Earlier, Steve had told Anne everything about the suit, the medical board, and the newspaper advertisement. Her anger, if anything, was more strident than his, a she-wolf protecting her family. If there were anything good from this crisis, it had pulled them back together—a hell of a way to fix an argument.

“Steve . . .” Anne interrupted, her voice flat and distant, not at all like her earlier animation.

Steve didn’t hear her. “I had a good meeting with the attorney today.” He had canceled his office schedule to meet with Angela Burkholt, who came highly recommended by his malpractice insurance carrier. Steve was inclined to trust their choice since they had worked with her before and a lot of their money was resting on her capabilities. “She agrees that most of this seems pre-arranged and perhaps orchestrated, her words, but she says it’ll take some time to get to the bottom of it, if ever. I’m not sure I like the sound of that last bit, but she said there were plenty of things we could do to sort this thing out.”

“Steve,” Anne repeated. “I’ve—I got something just now. Some pictures. They were left in the mailbox.”

Steve glided past a jacked up one-ton pickup truck. “What is it, Honey?”

“The pictures . . . I don’t know. They’re . . .”

Steve could hear her choke up. “Sweetheart, what is it?”

“Pictures . . . Steve, it’s pictures of you with another woman.”

“What? Well, you can’t possibly believe any of that, not after all that’s happened today.”

“I don’t know what to believe. When you called today telling me all that stuff, I was plenty mad. But this—these pictures— Tell me you didn’t do this because, right now I want to strangle you.”

“Anne,” he said as calmly as he could despite the racing of his heart. “I didn’t do anything of the sort. Whatever they are, they’re fake. Trust me on this.”
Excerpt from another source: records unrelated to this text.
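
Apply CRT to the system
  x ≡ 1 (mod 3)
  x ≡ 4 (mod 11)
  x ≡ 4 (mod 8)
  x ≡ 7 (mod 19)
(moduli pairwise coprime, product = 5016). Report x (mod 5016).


Product of moduli M = 3 · 11 · 8 · 19 = 5016.
Merge one congruence at a time:
  Start: x ≡ 1 (mod 3).
  Combine with x ≡ 4 (mod 11); new modulus lcm = 33.
    Write x = 1 + 3·t and substitute into x ≡ 4 (mod 11): 3·t ≡ 4 − 1 = 3 (mod 11).
    The inverse of 3 mod 11 is 4 (since 3·4 = 12 = 1·11 + 1), so t ≡ 4·3 = 12 ≡ 1 (mod 11).
    Then x = 1 + 3·1 = 4, valid modulo lcm(3, 11) = 33: x ≡ 4 (mod 33).
  Combine with x ≡ 4 (mod 8); new modulus lcm = 264.
    Write x = 4 + 33·t and substitute into x ≡ 4 (mod 8): 33·t ≡ 4 − 4 = 0 (mod 8).
    Reduce coefficients mod 8: 1·t ≡ 0 (mod 8).
    So t ≡ 0 (mod 8).
    Then x = 4 + 33·0 = 4, valid modulo lcm(33, 8) = 264: x ≡ 4 (mod 264).
  Combine with x ≡ 7 (mod 19); new modulus lcm = 5016.
    Write x = 4 + 264·t and substitute into x ≡ 7 (mod 19): 264·t ≡ 7 − 4 = 3 (mod 19).
    Reduce coefficients mod 19: 17·t ≡ 3 (mod 19).
    The inverse of 17 mod 19 is 9 (since 17·9 = 153 = 8·19 + 1), so t ≡ 9·3 = 27 ≡ 8 (mod 19).
    Then x = 4 + 264·8 = 2116, valid modulo lcm(264, 19) = 5016: x ≡ 2116 (mod 5016).
Verify against each original: 2116 mod 3 = 1, 2116 mod 11 = 4, 2116 mod 8 = 4, 2116 mod 19 = 7.

x ≡ 2116 (mod 5016).


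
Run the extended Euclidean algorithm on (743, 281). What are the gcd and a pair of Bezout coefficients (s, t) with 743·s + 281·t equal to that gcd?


Euclidean algorithm on (743, 281) — divide until remainder is 0:
  743 = 2 · 281 + 181
  281 = 1 · 181 + 100
  181 = 1 · 100 + 81
  100 = 1 · 81 + 19
  81 = 4 · 19 + 5
  19 = 3 · 5 + 4
  5 = 1 · 4 + 1
  4 = 4 · 1 + 0
gcd(743, 281) = 1.
Track Bezout coefficients alongside the remainders: start with r₀ = 743 = a·1 + b·0 (s = 1, t = 0) and r₁ = 281 = a·0 + b·1 (s = 0, t = 1); each new remainder r_{k+1} = r_{k-1} − q_k·r_k inherits s_{k+1} = s_{k-1} − q_k·s_k, t_{k+1} = t_{k-1} − q_k·t_k, so r_k = a·s_k + b·t_k at every step:
  q = 2: r = 181, s = 1 − 2·0 = 1, t = 0 − 2·1 = -2  (check: 743·1 + 281·(-2) = 181)
  q = 1: r = 100, s = 0 − 1·1 = -1, t = 1 − 1·(-2) = 3  (check: 743·(-1) + 281·3 = 100)
  q = 1: r = 81, s = 1 − 1·(-1) = 2, t = -2 − 1·3 = -5  (check: 743·2 + 281·(-5) = 81)
  q = 1: r = 19, s = -1 − 1·2 = -3, t = 3 − 1·(-5) = 8  (check: 743·(-3) + 281·8 = 19)
  q = 4: r = 5, s = 2 − 4·(-3) = 14, t = -5 − 4·8 = -37  (check: 743·14 + 281·(-37) = 5)
  q = 3: r = 4, s = -3 − 3·14 = -45, t = 8 − 3·(-37) = 119  (check: 743·(-45) + 281·119 = 4)
  q = 1: r = 1, s = 14 − 1·(-45) = 59, t = -37 − 1·119 = -156  (check: 743·59 + 281·(-156) = 1)
The row with r = 1 (the gcd) gives the Bezout coefficients s = 59, t = -156.
Result: 743 · (59) + 281 · (-156) = 1.

gcd(743, 281) = 1; s = 59, t = -156 (check: 743·59 + 281·(-156) = 1).


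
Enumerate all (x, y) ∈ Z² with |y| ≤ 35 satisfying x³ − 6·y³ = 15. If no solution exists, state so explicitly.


The equation is x³ - 6y³ = 15. For fixed y, x³ = 6·y³ + 15, so a solution requires the RHS to be a perfect cube.
Strategy: iterate y from -35 to 35, compute RHS = 6·y³ + 15, and check whether it is a (positive or negative) perfect cube.
Check small values of y:
  y = 0: RHS = 15 is not a perfect cube.
  y = 1: RHS = 21 is not a perfect cube.
  y = -1: RHS = 9 is not a perfect cube.
  y = 2: RHS = 63 is not a perfect cube.
  y = -2: RHS = -33 is not a perfect cube.
  y = 3: RHS = 177 is not a perfect cube.
  y = -3: RHS = -147 is not a perfect cube.
Continuing the search up to |y| = 35 finds no solutions either.
No (x, y) in the scanned range satisfies the equation.

No integer solutions with |y| ≤ 35.


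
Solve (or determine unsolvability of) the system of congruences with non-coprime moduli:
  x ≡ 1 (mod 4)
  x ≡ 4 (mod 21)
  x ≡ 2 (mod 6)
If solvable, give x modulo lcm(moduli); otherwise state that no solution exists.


Moduli 4, 21, 6 are not pairwise coprime, so CRT works modulo lcm(m_i) when all pairwise compatibility conditions hold.
Pairwise compatibility: gcd(m_i, m_j) must divide a_i - a_j for every pair.
Merge one congruence at a time:
  Start: x ≡ 1 (mod 4).
  Combine with x ≡ 4 (mod 21): gcd(4, 21) = 1; 4 - 1 = 3, which IS divisible by 1, so compatible.
    Write x = 1 + 4·t and substitute into x ≡ 4 (mod 21): 4·t ≡ 4 − 1 = 3 (mod 21).
    The inverse of 4 mod 21 is 16 (since 4·16 = 64 = 3·21 + 1), so t ≡ 16·3 = 48 ≡ 6 (mod 21).
    Then x = 1 + 4·6 = 25, valid modulo lcm(4, 21) = 84: x ≡ 25 (mod 84).
  Combine with x ≡ 2 (mod 6): gcd(84, 6) = 6, and 2 - 25 = -23 is NOT divisible by 6.
    ⇒ system is inconsistent (no integer solution).

No solution (the system is inconsistent).


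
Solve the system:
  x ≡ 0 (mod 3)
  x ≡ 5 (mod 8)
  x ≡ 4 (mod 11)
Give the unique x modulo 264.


Moduli 3, 8, 11 are pairwise coprime; by CRT there is a unique solution modulo M = 3 · 8 · 11 = 264.
Solve pairwise, accumulating the modulus:
  Start with x ≡ 0 (mod 3).
  Combine with x ≡ 5 (mod 8): since gcd(3, 8) = 1, we get a unique residue mod 24.
    Write x = 0 + 3·t and substitute into x ≡ 5 (mod 8): 3·t ≡ 5 − 0 = 5 (mod 8).
    The inverse of 3 mod 8 is 3 (since 3·3 = 9 = 1·8 + 1), so t ≡ 3·5 = 15 ≡ 7 (mod 8).
    Then x = 0 + 3·7 = 21, valid modulo lcm(3, 8) = 24: x ≡ 21 (mod 24).
  Combine with x ≡ 4 (mod 11): since gcd(24, 11) = 1, we get a unique residue mod 264.
    Write x = 21 + 24·t and substitute into x ≡ 4 (mod 11): 24·t ≡ 4 − 21 = -17 (mod 11).
    Reduce coefficients mod 11: 2·t ≡ 5 (mod 11).
    The inverse of 2 mod 11 is 6 (since 2·6 = 12 = 1·11 + 1), so t ≡ 6·5 = 30 ≡ 8 (mod 11).
    Then x = 21 + 24·8 = 213, valid modulo lcm(24, 11) = 264: x ≡ 213 (mod 264).
Verify: 213 mod 3 = 0 ✓, 213 mod 8 = 5 ✓, 213 mod 11 = 4 ✓.

x ≡ 213 (mod 264).


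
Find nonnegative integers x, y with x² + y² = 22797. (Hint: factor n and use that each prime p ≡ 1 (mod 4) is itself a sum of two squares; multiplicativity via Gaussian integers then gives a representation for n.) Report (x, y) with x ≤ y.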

Johnnie looked at his dad questioningly. “Daddy? Are you and Mommy arguing?” Steve smiled at him and winked as if everything was all right, but it wasn’t, not by a long shot. Anne was crying. “The note says these were taken in Palm Beach last September at an investigator’s meeting. How would anybody know that kind of detail?”

“Nothing happened. Nothing.” This was worse than anything that could happen to him. He could never contemplate Anne’s loss of trust.
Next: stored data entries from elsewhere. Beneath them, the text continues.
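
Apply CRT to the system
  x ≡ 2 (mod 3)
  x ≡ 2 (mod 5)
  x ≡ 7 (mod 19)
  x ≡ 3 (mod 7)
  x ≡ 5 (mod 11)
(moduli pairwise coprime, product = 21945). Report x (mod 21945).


Product of moduli M = 3 · 5 · 19 · 7 · 11 = 21945.
Merge one congruence at a time:
  Start: x ≡ 2 (mod 3).
  Combine with x ≡ 2 (mod 5); new modulus lcm = 15.
    Write x = 2 + 3·t and substitute into x ≡ 2 (mod 5): 3·t ≡ 2 − 2 = 0 (mod 5).
    The inverse of 3 mod 5 is 2 (since 3·2 = 6 = 1·5 + 1), so t ≡ 2·0 = 0 ≡ 0 (mod 5).
    Then x = 2 + 3·0 = 2, valid modulo lcm(3, 5) = 15: x ≡ 2 (mod 15).
  Combine with x ≡ 7 (mod 19); new modulus lcm = 285.
    Write x = 2 + 15·t and substitute into x ≡ 7 (mod 19): 15·t ≡ 7 − 2 = 5 (mod 19).
    The inverse of 15 mod 19 is 14 (since 15·14 = 210 = 11·19 + 1), so t ≡ 14·5 = 70 ≡ 13 (mod 19).
    Then x = 2 + 15·13 = 197, valid modulo lcm(15, 19) = 285: x ≡ 197 (mod 285).
  Combine with x ≡ 3 (mod 7); new modulus lcm = 1995.
    Write x = 197 + 285·t and substitute into x ≡ 3 (mod 7): 285·t ≡ 3 − 197 = -194 (mod 7).
    Reduce coefficients mod 7: 5·t ≡ 2 (mod 7).
    The inverse of 5 mod 7 is 3 (since 5·3 = 15 = 2·7 + 1), so t ≡ 3·2 = 6 ≡ 6 (mod 7).
    Then x = 197 + 285·6 = 1907, valid modulo lcm(285, 7) = 1995: x ≡ 1907 (mod 1995).
  Combine with x ≡ 5 (mod 11); new modulus lcm = 21945.
    Write x = 1907 + 1995·t and substitute into x ≡ 5 (mod 11): 1995·t ≡ 5 − 1907 = -1902 (mod 11).
    Reduce coefficients mod 11: 4·t ≡ 1 (mod 11).
    The inverse of 4 mod 11 is 3 (since 4·3 = 12 = 1·11 + 1), so t ≡ 3·1 = 3 ≡ 3 (mod 11).
    Then x = 1907 + 1995·3 = 7892, valid modulo lcm(1995, 11) = 21945: x ≡ 7892 (mod 21945).
Verify against each original: 7892 mod 3 = 2, 7892 mod 5 = 2, 7892 mod 19 = 7, 7892 mod 7 = 3, 7892 mod 11 = 5.

x ≡ 7892 (mod 21945).


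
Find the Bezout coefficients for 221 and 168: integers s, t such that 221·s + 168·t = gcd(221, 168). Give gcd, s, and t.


Euclidean algorithm on (221, 168) — divide until remainder is 0:
  221 = 1 · 168 + 53
  168 = 3 · 53 + 9
  53 = 5 · 9 + 8
  9 = 1 · 8 + 1
  8 = 8 · 1 + 0
gcd(221, 168) = 1.
Track Bezout coefficients alongside the remainders: start with r₀ = 221 = a·1 + b·0 (s = 1, t = 0) and r₁ = 168 = a·0 + b·1 (s = 0, t = 1); each new remainder r_{k+1} = r_{k-1} − q_k·r_k inherits s_{k+1} = s_{k-1} − q_k·s_k, t_{k+1} = t_{k-1} − q_k·t_k, so r_k = a·s_k + b·t_k at every step:
  q = 1: r = 53, s = 1 − 1·0 = 1, t = 0 − 1·1 = -1  (check: 221·1 + 168·(-1) = 53)
  q = 3: r = 9, s = 0 − 3·1 = -3, t = 1 − 3·(-1) = 4  (check: 221·(-3) + 168·4 = 9)
  q = 5: r = 8, s = 1 − 5·(-3) = 16, t = -1 − 5·4 = -21  (check: 221·16 + 168·(-21) = 8)
  q = 1: r = 1, s = -3 − 1·16 = -19, t = 4 − 1·(-21) = 25  (check: 221·(-19) + 168·25 = 1)
The row with r = 1 (the gcd) gives the Bezout coefficients s = -19, t = 25.
Result: 221 · (-19) + 168 · (25) = 1.

gcd(221, 168) = 1; s = -19, t = 25 (check: 221·(-19) + 168·25 = 1).


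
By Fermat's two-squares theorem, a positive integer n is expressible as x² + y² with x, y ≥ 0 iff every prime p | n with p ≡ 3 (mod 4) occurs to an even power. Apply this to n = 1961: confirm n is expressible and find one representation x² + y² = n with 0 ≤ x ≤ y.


Step 1: Factor n = 1961 = 37 · 53.
Step 2: Check the mod-4 condition on each prime factor: 37 ≡ 1 (mod 4), exponent 1; 53 ≡ 1 (mod 4), exponent 1.
All primes ≡ 3 (mod 4) appear to even exponent (or don't appear), so by the two-squares theorem n IS expressible as a sum of two squares.
Step 3: Build a representation. Here n = 37 · 53 is a product of primes ≡ 1 (mod 4). Each prime p ≡ 1 (mod 4) is itself a sum of two squares; find a² by testing p − a² for a perfect square:
  37: 37 − 1² = 36 = 6² ⇒ 37 = 1² + 6².
  53: 53 − 1² = 52, 53 − 2² = 49 = 7² ⇒ 53 = 2² + 7².
  Combine using the Brahmagupta–Fibonacci identity (a² + b²)(c² + d²) = (ac − bd)² + (ad + bc)² = (ac + bd)² + (ad − bc)²:
  37 · 53 = 1961: from (1² + 6²)(2² + 7²), take (1·2 − 6·7, 1·7 + 6·2) = (2 − 42, 7 + 12) = (-40, 19); dropping signs (only squares matter) gives (40, 19); check 40² + 19² = 1600 + 361 = 1961 ✓.
Step 4: Order so x ≤ y and verify: 19² + 40² = 361 + 1600 = 1961 = n. ✓

n = 1961 = 19² + 40² (one valid representation with x ≤ y).


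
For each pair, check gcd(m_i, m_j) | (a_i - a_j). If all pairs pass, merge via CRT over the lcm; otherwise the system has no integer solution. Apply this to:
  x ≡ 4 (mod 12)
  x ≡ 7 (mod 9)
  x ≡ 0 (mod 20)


Moduli 12, 9, 20 are not pairwise coprime, so CRT works modulo lcm(m_i) when all pairwise compatibility conditions hold.
Pairwise compatibility: gcd(m_i, m_j) must divide a_i - a_j for every pair.
Merge one congruence at a time:
  Start: x ≡ 4 (mod 12).
  Combine with x ≡ 7 (mod 9): gcd(12, 9) = 3; 7 - 4 = 3, which IS divisible by 3, so compatible.
    Write x = 4 + 12·t and substitute into x ≡ 7 (mod 9): 12·t ≡ 7 − 4 = 3 (mod 9).
    Divide the congruence (and modulus) by g = 3: 4·t ≡ 1 (mod 3).
    Reduce coefficients mod 3: 1·t ≡ 1 (mod 3).
    So t ≡ 1 (mod 3).
    Then x = 4 + 12·1 = 16, valid modulo lcm(12, 9) = 36: x ≡ 16 (mod 36).
  Combine with x ≡ 0 (mod 20): gcd(36, 20) = 4; 0 - 16 = -16, which IS divisible by 4, so compatible.
    Write x = 16 + 36·t and substitute into x ≡ 0 (mod 20): 36·t ≡ 0 − 16 = -16 (mod 20).
    Divide the congruence (and modulus) by g = 4: 9·t ≡ -4 (mod 5).
    Reduce coefficients mod 5: 4·t ≡ 1 (mod 5).
    The inverse of 4 mod 5 is 4 (since 4·4 = 16 = 3·5 + 1), so t ≡ 4·1 = 4 ≡ 4 (mod 5).
    Then x = 16 + 36·4 = 160, valid modulo lcm(36, 20) = 180: x ≡ 160 (mod 180).
Verify: 160 mod 12 = 4, 160 mod 9 = 7, 160 mod 20 = 0.

x ≡ 160 (mod 180).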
“There’s also a bunch of e-mails to a Natalie. They’re love letters,” she cried. “You signed them, ‘love always and forever’. That’s what you always write me. How can these be faked? Tell me, damn it.”

“Daddy?”

Steve, sick to his stomach, waved him down. Johnnie stared at his father with round puzzled eyes. His mommy and daddy never argued. His face looked near tears.

Their car approached the high overpass Johnnie loved so much, but neither paid any attention. The one-ton pickup truck behind them sped up and closed the distance to Steve’s car. The two vehicles passed a tractor-trailer rig chugging up toward the overpass with a large load of steel pipe strapped to a flatbed trailer.
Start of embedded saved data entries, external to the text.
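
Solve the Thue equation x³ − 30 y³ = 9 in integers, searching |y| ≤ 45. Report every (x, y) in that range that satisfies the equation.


The equation is x³ - 30y³ = 9. For fixed y, x³ = 30·y³ + 9, so a solution requires the RHS to be a perfect cube.
Strategy: iterate y from -45 to 45, compute RHS = 30·y³ + 9, and check whether it is a (positive or negative) perfect cube.
Check small values of y:
  y = 0: RHS = 9 is not a perfect cube.
  y = 1: RHS = 39 is not a perfect cube.
  y = -1: RHS = -21 is not a perfect cube.
  y = 2: RHS = 249 is not a perfect cube.
  y = -2: RHS = -231 is not a perfect cube.
  y = 3: RHS = 819 is not a perfect cube.
  y = -3: RHS = -801 is not a perfect cube.
Continuing the search up to |y| = 45 finds no solutions either.
No (x, y) in the scanned range satisfies the equation.

No integer solutions with |y| ≤ 45.


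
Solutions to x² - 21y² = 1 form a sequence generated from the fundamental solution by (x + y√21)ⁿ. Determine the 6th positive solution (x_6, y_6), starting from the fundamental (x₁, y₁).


Step 1: Find the fundamental solution (x₁, y₁) of x² - 21y² = 1.
  Expand √21 as a continued fraction. a₀ = ⌊√21⌋ = 4; iterate m_{k+1} = d_k·a_k − m_k, d_{k+1} = (21 − m_{k+1}²)/d_k, a_{k+1} = ⌊(a₀ + m_{k+1})/d_{k+1}⌋ (starting m₀ = 0, d₀ = 1), with convergents p_k = a_k·p_{k-1} + p_{k-2}, q_k = a_k·q_{k-1} + q_{k-2} (p₋₁ = 1, q₋₁ = 0):
  k = 0: a₀ = 4; p₀/q₀ = 4/1; p₀² − 21·q₀² = 16 − 21 = -5.
  k = 1: m = 4, d = 5, a = ⌊(4 + 4)/5⌋ = 1; p/q = (1·4 + 1)/(1·1 + 0) = 5/1; p² − 21·q² = 25 − 21 = 4.
  k = 2: m = 1, d = 4, a = ⌊(4 + 1)/4⌋ = 1; p/q = (1·5 + 4)/(1·1 + 1) = 9/2; p² − 21·q² = 81 − 84 = -3.
  k = 3: m = 3, d = 3, a = ⌊(4 + 3)/3⌋ = 2; p/q = (2·9 + 5)/(2·2 + 1) = 23/5; p² − 21·q² = 529 − 525 = 4.
  k = 4: m = 3, d = 4, a = ⌊(4 + 3)/4⌋ = 1; p/q = (1·23 + 9)/(1·5 + 2) = 32/7; p² − 21·q² = 1024 − 1029 = -5.
  k = 5: m = 1, d = 5, a = ⌊(4 + 1)/5⌋ = 1; p/q = (1·32 + 23)/(1·7 + 5) = 55/12; p² − 21·q² = 3025 − 3024 = 1.
  The first convergent with p² − 21·q² = 1 gives the fundamental solution (x₁, y₁) = (55, 12).
Step 2: Apply the recurrence (x_{n+1}, y_{n+1}) = (x₁x_n + 21y₁y_n, x₁y_n + y₁x_n) repeatedly.
  From (x_1, y_1) = (55, 12): x_2 = 55·55 + 21·12·12 = 6049; y_2 = 55·12 + 12·55 = 1320.
  From (x_2, y_2) = (6049, 1320): x_3 = 55·6049 + 21·12·1320 = 665335; y_3 = 55·1320 + 12·6049 = 145188.
  From (x_3, y_3) = (665335, 145188): x_4 = 55·665335 + 21·12·145188 = 73180801; y_4 = 55·145188 + 12·665335 = 15969360.
  From (x_4, y_4) = (73180801, 15969360): x_5 = 55·73180801 + 21·12·15969360 = 8049222775; y_5 = 55·15969360 + 12·73180801 = 1756484412.
  From (x_5, y_5) = (8049222775, 1756484412): x_6 = 55·8049222775 + 21·12·1756484412 = 885341324449; y_6 = 55·1756484412 + 12·8049222775 = 193197315960.
Step 3: Verify x_6² - 21·y_6² = 783829260777109485153601 - 783829260777109485153600 = 1 (should be 1). ✓

(x_1, y_1) = (55, 12); (x_6, y_6) = (885341324449, 193197315960).


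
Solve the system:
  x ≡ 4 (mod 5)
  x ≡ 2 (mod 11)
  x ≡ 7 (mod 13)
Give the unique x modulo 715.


Moduli 5, 11, 13 are pairwise coprime; by CRT there is a unique solution modulo M = 5 · 11 · 13 = 715.
Solve pairwise, accumulating the modulus:
  Start with x ≡ 4 (mod 5).
  Combine with x ≡ 2 (mod 11): since gcd(5, 11) = 1, we get a unique residue mod 55.
    Write x = 4 + 5·t and substitute into x ≡ 2 (mod 11): 5·t ≡ 2 − 4 = -2 (mod 11).
    Reduce coefficients mod 11: 5·t ≡ 9 (mod 11).
    The inverse of 5 mod 11 is 9 (since 5·9 = 45 = 4·11 + 1), so t ≡ 9·9 = 81 ≡ 4 (mod 11).
    Then x = 4 + 5·4 = 24, valid modulo lcm(5, 11) = 55: x ≡ 24 (mod 55).
  Combine with x ≡ 7 (mod 13): since gcd(55, 13) = 1, we get a unique residue mod 715.
    Write x = 24 + 55·t and substitute into x ≡ 7 (mod 13): 55·t ≡ 7 − 24 = -17 (mod 13).
    Reduce coefficients mod 13: 3·t ≡ 9 (mod 13).
    The inverse of 3 mod 13 is 9 (since 3·9 = 27 = 2·13 + 1), so t ≡ 9·9 = 81 ≡ 3 (mod 13).
    Then x = 24 + 55·3 = 189, valid modulo lcm(55, 13) = 715: x ≡ 189 (mod 715).
Verify: 189 mod 5 = 4 ✓, 189 mod 11 = 2 ✓, 189 mod 13 = 7 ✓.

x ≡ 189 (mod 715).


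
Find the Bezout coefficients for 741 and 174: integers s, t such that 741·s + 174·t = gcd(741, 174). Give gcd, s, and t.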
“I don’t know,” Steve said. “Some sort of digital manipulation, I suppose. Take my head and put it on another body. They’re always doing that with celebrities and stuff. Honey, please . . . All this happening today, it’s planned. Somebody’s trying to wreck my life—our lives.”

Steve neared the wide one-lane ramp with the pickup nearly broadside to his car. He looked over at the truck in time to see the driver staring at him with an intensity that raised the hair on the back of his neck. Was there a second man in the truck? As they entered the freeway transition, Steve noticed that the width was rapidly narrowing and soon there would barely be enough room for both of them.

Dropping the phone, he grabbed the wheel with both hands and stepped hard on his brakes just as the large truck swerved over at his car. Its tail hit the front end of the Lexus, smashing it against the concrete barrier with a shriek of metal.

Johnnie screamed and clutched at his father as they watched a section of the pre-fab concrete barrier break off and fall away into the dark night. Steve stopped the car, shaken and angry. He could hear Anne’s voice shrieking over the phone.

The truck stopped in front of Steve and to his horror began backing up, aiming the massive jacked up rear end at him.